The way mental illness is portrayed on TV may affect bias

Mental health disorders, unlike physical conditions, have a wide-ranging impact on not just a patient, but on an individual's entire social network.

There is also the long-standing issue of stigma associated with mental illness, especially in Asian cultures.

It is heartening that the Government has been ramping up measures to promote mental health awareness in the community in recent years. One commendable commitment is this year's President's Challenge, which is dedicated to raising funds for those living with mental disorders. Every bit of effort plays a part in creating a true mindset shift.

Recently, I noted that prime-time Channel 8 dramas have incorporated characters living with a mental disorder that results in them becoming irritable and committing crimes.

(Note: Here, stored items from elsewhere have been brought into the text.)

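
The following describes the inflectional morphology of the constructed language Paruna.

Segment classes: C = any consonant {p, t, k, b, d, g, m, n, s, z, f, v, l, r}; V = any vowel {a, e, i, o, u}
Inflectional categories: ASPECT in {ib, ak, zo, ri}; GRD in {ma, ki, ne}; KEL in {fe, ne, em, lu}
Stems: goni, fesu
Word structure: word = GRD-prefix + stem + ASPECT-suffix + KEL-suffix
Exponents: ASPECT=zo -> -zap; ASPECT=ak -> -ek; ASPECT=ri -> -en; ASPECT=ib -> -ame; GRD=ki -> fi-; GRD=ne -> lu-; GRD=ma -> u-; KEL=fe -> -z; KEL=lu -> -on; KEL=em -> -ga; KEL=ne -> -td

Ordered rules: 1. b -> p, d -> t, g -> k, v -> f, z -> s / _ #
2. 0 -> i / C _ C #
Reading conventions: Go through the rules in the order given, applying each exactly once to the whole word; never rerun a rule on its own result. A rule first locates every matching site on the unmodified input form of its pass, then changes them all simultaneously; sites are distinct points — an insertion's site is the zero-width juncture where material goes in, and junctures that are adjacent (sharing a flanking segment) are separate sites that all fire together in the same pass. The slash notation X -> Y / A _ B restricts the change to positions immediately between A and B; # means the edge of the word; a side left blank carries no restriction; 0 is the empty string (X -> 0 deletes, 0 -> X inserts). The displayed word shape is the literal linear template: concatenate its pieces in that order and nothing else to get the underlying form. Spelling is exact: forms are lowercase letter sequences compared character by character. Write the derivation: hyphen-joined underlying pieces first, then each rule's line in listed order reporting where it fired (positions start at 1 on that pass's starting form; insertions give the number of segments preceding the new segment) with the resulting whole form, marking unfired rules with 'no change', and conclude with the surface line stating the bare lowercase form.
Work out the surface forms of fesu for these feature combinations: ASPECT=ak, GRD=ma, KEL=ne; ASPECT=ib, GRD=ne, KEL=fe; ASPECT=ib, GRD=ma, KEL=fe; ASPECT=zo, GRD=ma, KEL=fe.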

One example is a character in the recently concluded Hello Miss Driver drama series. One of the female characters appeared to have some hallucinatory experiences that suggested a developing psychotic illness, and eventually went on to commit arson in the show.

While it is good to showcase the struggles faced by people living with mental illness, I am concerned that the public may unwittingly make biased associations as they watch such shows, where someone is diagnosed with a mental health condition and subsequently goes on to break the law or social norms. This may worsen the already tainted image of people living with a mental health disorder.

Having said this, I must also laud efforts to highlight the plight of caregivers and those struggling with a mental health disorder or physical disability through other documentary productions.

I remain hopeful that the Government, media and public are making great strides to build an inclusive society and fighting hard against the stigma associated with mental health disorders.